И еще было кое-что в этом письме.
Да, было еще кое-что.
Лота отложила листок и долго сидела неподвижно, глядя в окно на весенние деревья и последнюю, непонятно как сохранившуюся с зимы груду черного снега.
Листок в клетку из Володиной студенческой тетрадки на пружинках, рваные дырочки по краям. В Иркутске пустые улицы - еще бы, в минус-то сорок! - памятник Ленину и плоский троллейбус без пассажиров. Художник в иркутской типографии не рассчитывал, что конверт пересечет пол-России и дойдет до самой Москвы, где не хуже других знают, как выглядят троллейбусы.
В письме было написано - всего несколько строк - что их Индеец, их несравненный одноглазый вождь, благородный нагваль, первопроходец неведомых земель отправился в удаленный северный монастырь и собирается остаться там насовсем. Так и говорит: ну все, теперь я дома, больше идти некуда. В далеком северном монастыре его приняли с радостью, как родного. Можно их понять, северных монахов: не каждый день приезжают в монастырь одноглазые индейцы, чтобы остаться навсегда.
А Коматоз, подросток с трудной судьбой, уехал на перекладных электричках куда-то неправдоподобно далеко - в поросшие лесом горы на границе с Монголией. Добирался почти полтора месяца, останавливаясь у случайных людей в поселках и маленьких городах. Сперва взял курс на Дальний восток, но что-то случилось в пути, и маршрут изменился. В далеких горах Коматоз принял буддизм и устроился лесником в заповедник с тиграми и медведями, где лесники тоже все до одного от самого рождения были буддистами.

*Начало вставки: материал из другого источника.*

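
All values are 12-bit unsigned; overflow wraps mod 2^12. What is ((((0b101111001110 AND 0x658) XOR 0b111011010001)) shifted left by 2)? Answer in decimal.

0b101111001110 = 101111001110
0x658 = 011001011000
→ AND → 001001001000 = 584
0b111011010001 = 111011010001
→ XOR → 110010011001 = 3225
→ shifted left by 2 (mod 2^12) → 001001100100 = 612

612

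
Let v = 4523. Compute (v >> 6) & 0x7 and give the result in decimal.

v = 1000110101011
Shift right by 6: 1000110
Mask low 3 bits: 110 = 6

6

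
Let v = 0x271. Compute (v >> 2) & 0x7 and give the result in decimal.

v = 1001110001
Shift right by 2: 10011100
Mask low 3 bits: 100 = 4

4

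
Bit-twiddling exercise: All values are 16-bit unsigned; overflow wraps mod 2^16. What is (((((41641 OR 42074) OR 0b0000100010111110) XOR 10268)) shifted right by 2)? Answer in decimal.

8632

41641 = 1010001010101001
42074 = 1010010001011010
→ OR → 1010011011111011 = 42747
0b0000100010111110 = 0000100010111110
→ OR → 1010111011111111 = 44799
10268 = 0010100000011100
→ XOR → 1000011011100011 = 34531
→ shifted right by 2 → 0010000110111000 = 8632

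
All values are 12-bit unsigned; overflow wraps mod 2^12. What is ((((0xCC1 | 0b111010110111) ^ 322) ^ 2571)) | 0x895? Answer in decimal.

0xCC1 = 110011000001
0b111010110111 = 111010110111
→ | → 111011110111 = 3831
322 = 000101000010
→ ^ → 111110110101 = 4021
2571 = 101000001011
→ ^ → 010110111110 = 1470
0x895 = 100010010101
→ | → 110110111111 = 3519

3519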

По пути Коматоз заезжал к Володе в Иркутск, гостил у него больше недели и рассказывал про Индейца.
Оказывается, в один прекрасный день Индеец проснулся утром, пошел в ближайшую церковь и там крестился. Это случилось в Полтаве, в последние дни зимы. Коматоз у него тогда жил - Индеец приютил его у себя в коммуналке, в старом доме с высоким крыльцом и каменным цоколем в самом центре города. Комната в коммуналке досталась Индейцу по наследству от деда. Начал поститься, бросил сквернословить и курить. Читал нараспев псалмы и молитву Оптинских старцев рано утром и рано перед сном - ложился засветло. Помогал страждущим: Коматоза у себя поселил, кормил, заботился.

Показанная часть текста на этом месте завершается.